SWAT doctors are becoming increasingly common on tactical police teams.

ByABC News
February 18, 2009, 4:11 PM

Nov. 26, 2007 — -- Trauma surgeon Dr. Dave Ciraulo doesn't always do his best work in the operating room.

Then again, few doctors find themselves in situations in which their patients may have been their assailants just minutes earlier. But these scenarios are not uncommon in the life of SWAT doctors like Ciraulo.

"I remember a call where a suspect had barricaded himself in a building with two AK-47s," Ciraulo said. "As the SWAT team was evacuating the officers, they had to shoot the suspect.
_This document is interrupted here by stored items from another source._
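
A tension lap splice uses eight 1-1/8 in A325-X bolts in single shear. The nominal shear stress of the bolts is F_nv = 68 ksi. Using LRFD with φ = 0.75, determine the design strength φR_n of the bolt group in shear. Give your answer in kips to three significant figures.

406 kips

A_b = π × 1.125² / 4 = 0.994 in².
R_n = F_nv · A_b · n · n_s = 68 × 0.994 × 8 × 1 = 540.7 kips.
Design strength φR_n = 0.75 × 540.7 = 406 kips.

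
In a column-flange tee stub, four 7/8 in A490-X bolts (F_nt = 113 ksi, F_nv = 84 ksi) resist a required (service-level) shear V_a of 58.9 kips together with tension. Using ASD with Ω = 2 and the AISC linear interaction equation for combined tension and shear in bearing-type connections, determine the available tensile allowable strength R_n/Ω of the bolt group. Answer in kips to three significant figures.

A_b = π·0.875²/4 = 0.6013 in²; f_rv = 58.9 / (4 × 0.6013) = 24.49 ksi.
F'_nt = 1.3 F_nt − (Ω F_nt / F_nv) f_rv = 1.3·113 − (2·113/84)·24.49 = 81.02 ksi, capped at F_nt → F'_nt = 81.02 ksi.
R_n = F'_nt · A_b · n = 81.02 × 0.6013 × 4 = 194.9 kips.
Allowable strength R_n/Ω = 194.9 / 2 = 97.4 kips.

97.4 kips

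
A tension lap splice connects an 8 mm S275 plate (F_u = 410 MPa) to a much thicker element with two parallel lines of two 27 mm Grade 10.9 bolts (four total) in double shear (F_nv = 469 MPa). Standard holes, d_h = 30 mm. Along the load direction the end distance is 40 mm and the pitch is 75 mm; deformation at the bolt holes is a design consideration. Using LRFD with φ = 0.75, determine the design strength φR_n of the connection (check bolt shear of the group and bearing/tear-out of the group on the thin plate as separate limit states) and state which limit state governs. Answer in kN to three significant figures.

413 kN (bearing governs)

Bolt shear: A_b = π·27²/4 = 572.6 mm²; R_n = 469 × 572.6 × 4 × 2 / 1000 = 2148 kN → 0.75 × 2148 = 1610 kN.
Bearing (1.2 l_c t F_u ≤ 2.4 d t F_u): upper limit = 2.4·27·8·410 / 1000 = 212.5 kN.
  Edge l_c = 40 − 30/2 = 25 → r_n = 98.4 kN; interior l_c = 75 − 30 = 45 → r_n = 177.1 kN.
  R_n,bearing = 2·98.4 + 2·177.1 = 551 kN → 0.75 × 551 = 413 kN.
Bearing governs: 413 kN.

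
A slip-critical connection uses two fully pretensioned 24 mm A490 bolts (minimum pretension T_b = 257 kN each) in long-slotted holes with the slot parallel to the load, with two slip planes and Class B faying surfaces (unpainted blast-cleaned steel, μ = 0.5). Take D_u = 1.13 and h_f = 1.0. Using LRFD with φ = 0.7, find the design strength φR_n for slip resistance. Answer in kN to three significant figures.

R_n = μ · D_u · h_f · T_b · n_s · n_b = 0.5 × 1.13 × 1.0 × 257 × 2 × 2 = 580.8 kN.
Design strength φR_n = 0.7 × 580.8 = 407 kN.

407 kN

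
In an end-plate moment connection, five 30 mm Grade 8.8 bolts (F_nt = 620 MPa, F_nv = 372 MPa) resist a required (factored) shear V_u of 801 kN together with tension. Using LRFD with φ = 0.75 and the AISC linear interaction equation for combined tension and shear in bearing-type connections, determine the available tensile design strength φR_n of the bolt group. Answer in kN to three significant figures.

801 kN

A_b = π·30²/4 = 706.9 mm²; f_rv = 801 × 1000 / (5 × 706.9) = 226.6 MPa.
F'_nt = 1.3 F_nt − (F_nt / φF_nv) f_rv = 1.3·620 − (620/(0.75·372))·226.6 = 302.4 MPa, capped at F_nt → F'_nt = 302.4 MPa.
R_n = F'_nt · A_b · n = 302.4 × 706.9 × 5 / 1000 = 1069 kN.
Design strength φR_n = 0.75 × 1069 = 801 kN.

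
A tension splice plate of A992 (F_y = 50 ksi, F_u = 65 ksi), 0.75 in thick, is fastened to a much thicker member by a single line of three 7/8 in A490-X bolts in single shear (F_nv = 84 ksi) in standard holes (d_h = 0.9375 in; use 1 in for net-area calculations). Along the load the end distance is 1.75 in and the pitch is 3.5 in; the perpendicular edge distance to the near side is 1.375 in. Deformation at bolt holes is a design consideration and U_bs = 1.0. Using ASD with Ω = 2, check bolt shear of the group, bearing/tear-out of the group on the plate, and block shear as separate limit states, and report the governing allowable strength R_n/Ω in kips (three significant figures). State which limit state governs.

Bolt shear: A_b = π·0.875²/4 = 0.6013 in²; R_n = 84 × 0.6013 × 3 × 1 = 151.5 kips → 151.5 / 2 = 75.8 kips.
Bearing: edge l_c = 1.281, r_n = 74.95 kips; interior l_c = 2.562, r_n = 102.4 kips; R_n = 74.95 + 2·102.4 = 279.7 kips → 140 kips.
Block shear: A_gv = 6.562, A_nv = 4.688, A_nt = 0.6562 in²; R_n = min(0.6F_uA_nv, 0.6F_yA_gv) + U_bs·F_u·A_nt = 225.5 kips → 113 kips.
Bolt shear governs: 75.8 kips.

75.8 kips (bolt shear governs)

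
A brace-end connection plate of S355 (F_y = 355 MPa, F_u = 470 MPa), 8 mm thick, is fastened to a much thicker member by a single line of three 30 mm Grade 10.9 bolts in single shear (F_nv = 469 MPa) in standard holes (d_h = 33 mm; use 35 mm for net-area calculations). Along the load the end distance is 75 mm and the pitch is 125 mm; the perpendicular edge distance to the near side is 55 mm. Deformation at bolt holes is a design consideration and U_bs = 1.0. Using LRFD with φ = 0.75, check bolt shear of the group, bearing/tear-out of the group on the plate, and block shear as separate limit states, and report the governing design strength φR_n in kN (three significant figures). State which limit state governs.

Bolt shear: A_b = π·30²/4 = 706.9 mm²; R_n = 469 × 706.9 × 3 × 1 / 1000 = 994.5 kN → 0.75 × 994.5 = 746 kN.
Bearing: edge l_c = 58.5, r_n = 264 kN; interior l_c = 92, r_n = 270.7 kN; R_n = 264 + 2·270.7 = 805.4 kN → 604 kN.
Block shear: A_gv = 2600, A_nv = 1900, A_nt = 300 mm²; R_n = min(0.6F_uA_nv, 0.6F_yA_gv) + U_bs·F_u·A_nt = 676.8 kN → 508 kN.
Block shear governs: 508 kN.

508 kN (block shear governs)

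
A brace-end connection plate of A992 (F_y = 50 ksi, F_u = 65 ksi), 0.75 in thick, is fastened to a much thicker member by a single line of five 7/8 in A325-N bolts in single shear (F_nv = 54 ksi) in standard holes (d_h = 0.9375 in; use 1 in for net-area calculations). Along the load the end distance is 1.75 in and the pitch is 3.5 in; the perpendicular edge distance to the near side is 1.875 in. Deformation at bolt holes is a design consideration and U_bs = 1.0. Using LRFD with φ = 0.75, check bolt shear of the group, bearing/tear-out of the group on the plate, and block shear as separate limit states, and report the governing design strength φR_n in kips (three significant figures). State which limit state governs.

Bolt shear: A_b = π·0.875²/4 = 0.6013 in²; R_n = 54 × 0.6013 × 5 × 1 = 162.4 kips → 0.75 × 162.4 = 122 kips.
Bearing: edge l_c = 1.281, r_n = 74.95 kips; interior l_c = 2.562, r_n = 102.4 kips; R_n = 74.95 + 4·102.4 = 484.5 kips → 363 kips.
Block shear: A_gv = 11.81, A_nv = 8.438, A_nt = 1.031 in²; R_n = min(0.6F_uA_nv, 0.6F_yA_gv) + U_bs·F_u·A_nt = 396.1 kips → 297 kips.
Bolt shear governs: 122 kips.

122 kips (bolt shear governs)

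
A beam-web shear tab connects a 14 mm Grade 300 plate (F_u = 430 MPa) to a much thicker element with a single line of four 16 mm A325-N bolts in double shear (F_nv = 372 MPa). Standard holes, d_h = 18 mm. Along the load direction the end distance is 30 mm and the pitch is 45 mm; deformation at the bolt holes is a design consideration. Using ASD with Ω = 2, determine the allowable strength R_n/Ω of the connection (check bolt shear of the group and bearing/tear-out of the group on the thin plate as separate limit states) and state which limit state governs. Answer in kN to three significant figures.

299 kN (bolt shear governs)

Bolt shear: A_b = π·16²/4 = 201.1 mm²; R_n = 372 × 201.1 × 4 × 2 / 1000 = 598.4 kN → 598.4 / 2 = 299 kN.
Bearing (1.2 l_c t F_u ≤ 2.4 d t F_u): upper limit = 2.4·16·14·430 / 1000 = 231.2 kN.
  Edge l_c = 30 − 18/2 = 21 → r_n = 151.7 kN; interior l_c = 45 − 18 = 27 → r_n = 195 kN.
  R_n,bearing = 1·151.7 + 3·195 = 736.8 kN → 736.8 / 2 = 368 kN.
Bolt shear governs: 299 kN.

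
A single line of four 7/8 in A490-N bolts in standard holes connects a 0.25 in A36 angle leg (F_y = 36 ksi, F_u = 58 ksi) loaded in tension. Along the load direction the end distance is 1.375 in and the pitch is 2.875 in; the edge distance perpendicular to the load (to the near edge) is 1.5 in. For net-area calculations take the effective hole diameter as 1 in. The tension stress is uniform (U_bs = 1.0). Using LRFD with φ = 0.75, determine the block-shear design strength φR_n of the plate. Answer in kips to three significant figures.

Shear plane L_v = 1.375 + 3·2.875 = 10 in; A_gv = 10 × 0.25 = 2.5 in².
A_nv = (10 − 3.5·1) × 0.25 = 1.625 in².
A_nt = (1.5 − 0.5·1) × 0.25 = 0.25 in².
0.6 F_u A_nv = 56.55 kips; 0.6 F_y A_gv = 54 kips → shear yielding governs the shear term.
R_n = 54 + 1.0 × 58 × 0.25 = 68.5 kips.
Design strength φR_n = 0.75 × 68.5 = 51.4 kips.

51.4 kips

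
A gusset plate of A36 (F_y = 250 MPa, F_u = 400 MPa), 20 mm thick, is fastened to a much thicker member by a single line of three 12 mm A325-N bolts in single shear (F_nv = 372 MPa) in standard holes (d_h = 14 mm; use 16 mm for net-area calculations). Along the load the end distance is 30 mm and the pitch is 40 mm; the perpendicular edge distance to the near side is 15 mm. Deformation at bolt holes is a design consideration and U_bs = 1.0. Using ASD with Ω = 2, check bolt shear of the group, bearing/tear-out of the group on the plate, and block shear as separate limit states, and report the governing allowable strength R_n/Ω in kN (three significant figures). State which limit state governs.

63.1 kN (bolt shear governs)

Bolt shear: A_b = π·12²/4 = 113.1 mm²; R_n = 372 × 113.1 × 3 × 1 / 1000 = 126.2 kN → 126.2 / 2 = 63.1 kN.
Bearing: edge l_c = 23, r_n = 220.8 kN; interior l_c = 26, r_n = 230.4 kN; R_n = 220.8 + 2·230.4 = 681.6 kN → 341 kN.
Block shear: A_gv = 2200, A_nv = 1400, A_nt = 140 mm²; R_n = min(0.6F_uA_nv, 0.6F_yA_gv) + U_bs·F_u·A_nt = 386 kN → 193 kN.
Bolt shear governs: 63.1 kN.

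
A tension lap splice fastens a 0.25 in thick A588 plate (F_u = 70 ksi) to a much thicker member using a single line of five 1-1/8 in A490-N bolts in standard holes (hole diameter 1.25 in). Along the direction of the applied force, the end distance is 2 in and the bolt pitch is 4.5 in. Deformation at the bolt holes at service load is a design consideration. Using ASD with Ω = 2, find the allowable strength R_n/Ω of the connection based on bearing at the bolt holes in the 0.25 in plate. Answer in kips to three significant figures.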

Within a minute and a half, I began resuscitating him."

It's not unlikely for SWAT doctors to find themselves walking the fine line between saving lives and protecting their own lives -- with deadly force.

"There have been a few times I have been the shooter and then a few seconds later, I have to change gears and get the guy's chest open and control bleeding," Ciraulo said. "When that role changes, I'm the doctor.

"It is difficult to put into words, but at the time, it is very automatic. When the dust settles, I don't necessarily think about the 'bad guy' as being 'bad' -- he's a person and I feel bad that he got hurt."

These physicians, who are part of Special Weapons and Tactics, or SWAT, teams, often receive much of the tactical training of the officers in the team. But they bring to the scene the medical support that could save the lives of their team members and others.

Before the Columbine school shooting incident in 1999, the presence of doctors in such teams was rare. However, today most tactical teams, including police forces, SWAT teams and military teams have a doctor on board.

"[The Columbine event] really brought things to the forefront," said Ciraulo, who is also attending physician and professor of surgery and critical care at Maine Medical Center in Portland. "In building a specialty team, one has to ask the question: How do you get medicine into environments that aren't safe?"

Unfortunately, it seems many environments -- including office and school buildings -- are becoming increasingly unsafe.

"In my final year of residency, a good friend of mine's wife was killed in an office shooting," said Dr. Matthew Sholl, another SWAT doctor and attending physician in emergency medicine at Maine Medical Center.